On the way out of the city, I soon found myself in the town of Prichard. I noticed the Sawyer furniture company on my right and decided I should stop to visit.
Now these are not "my Sawyers." My Sawyer family comes from the delightful town of Eufaula over on the Georgia border. But Sawyer is a fairly common name in this English heritage state.
I quickly noted that the Sawyer furniture store appeared to have fallen on hard times and was for lease by the Sawyer realty company.
In the course of driving through town and turning around, I noticed that the Sawyers might have done quite well if they had been in the business of selling iron bars and razor wire.
What on earth is this town? I looked up Prichard later and discovered that it might well forecast the future for your own town. The discussion of municipal finance and pension obligations makes most people's eyes glaze over. But this stuff has real consequences and many cities, large and small, are on a route that ends in a place like Prichard.

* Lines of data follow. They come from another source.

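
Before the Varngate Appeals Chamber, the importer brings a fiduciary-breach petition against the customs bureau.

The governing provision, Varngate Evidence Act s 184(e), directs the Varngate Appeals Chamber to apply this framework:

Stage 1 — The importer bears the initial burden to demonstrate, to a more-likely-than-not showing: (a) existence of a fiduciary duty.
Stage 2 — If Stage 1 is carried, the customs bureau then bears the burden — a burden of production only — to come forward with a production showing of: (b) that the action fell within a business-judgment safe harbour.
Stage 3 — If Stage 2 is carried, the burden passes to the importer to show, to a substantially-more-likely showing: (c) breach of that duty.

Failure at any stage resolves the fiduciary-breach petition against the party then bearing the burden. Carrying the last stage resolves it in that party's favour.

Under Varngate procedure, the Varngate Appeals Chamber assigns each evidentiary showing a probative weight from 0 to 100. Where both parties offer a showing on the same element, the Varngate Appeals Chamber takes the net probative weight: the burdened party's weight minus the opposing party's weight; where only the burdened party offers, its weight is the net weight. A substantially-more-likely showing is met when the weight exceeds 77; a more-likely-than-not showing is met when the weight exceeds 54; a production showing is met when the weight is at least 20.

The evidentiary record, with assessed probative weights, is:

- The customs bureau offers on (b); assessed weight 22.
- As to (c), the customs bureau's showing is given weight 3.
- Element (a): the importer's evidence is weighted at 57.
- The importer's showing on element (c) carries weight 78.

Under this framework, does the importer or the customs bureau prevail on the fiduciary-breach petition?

Stage 1 (importer, a more-likely-than-not showing, weight exceeds 54): (a) 57 > 54 — meets.
  All elements met. The burden passes to the customs bureau.
Stage 2 (customs bureau, a production showing, weight is at least 20): (b) 22 ≥ 20 — meets.
  Stage 2 is satisfied; the onus moves to the importer.
Stage 3 (importer, a substantially-more-likely showing, weight exceeds 77): (c) net 78−3=75 ≤ 77 — fails.
  Stage 3 not carried; the importer fails its burden.
The analysis ends at Stage 3; the customs bureau prevails.

customs bureau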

From the New York Times of December 22, 2010:
This struggling small city on the outskirts of Mobile was warned for years that if it did nothing, its pension fund would run out of money by 2009. Right on schedule, its fund ran dry.
Then Prichard did something that pension experts say they have never seen before: it stopped sending monthly pension checks to its 150 retired workers, breaking a state law requiring it to pay its promised retirement benefits in full.
...The situation in Prichard is extremely unusual — the city has sought bankruptcy protection twice — but it proves that the unthinkable can, in fact, sometimes happen. And it stands as a warning to cities like Philadelphia and states like Illinois, whose pension funds are under great strain: if nothing changes, the money eventually does run out, and when that happens, misery and turmoil follow.
...“Prichard is the future,” said Michael Aguirre, the former San Diego city attorney, who has called for San Diego to declare bankruptcy and restructure its own outsize pension obligations. “We’re all on the same conveyor belt. Prichard is just a little further down the road.”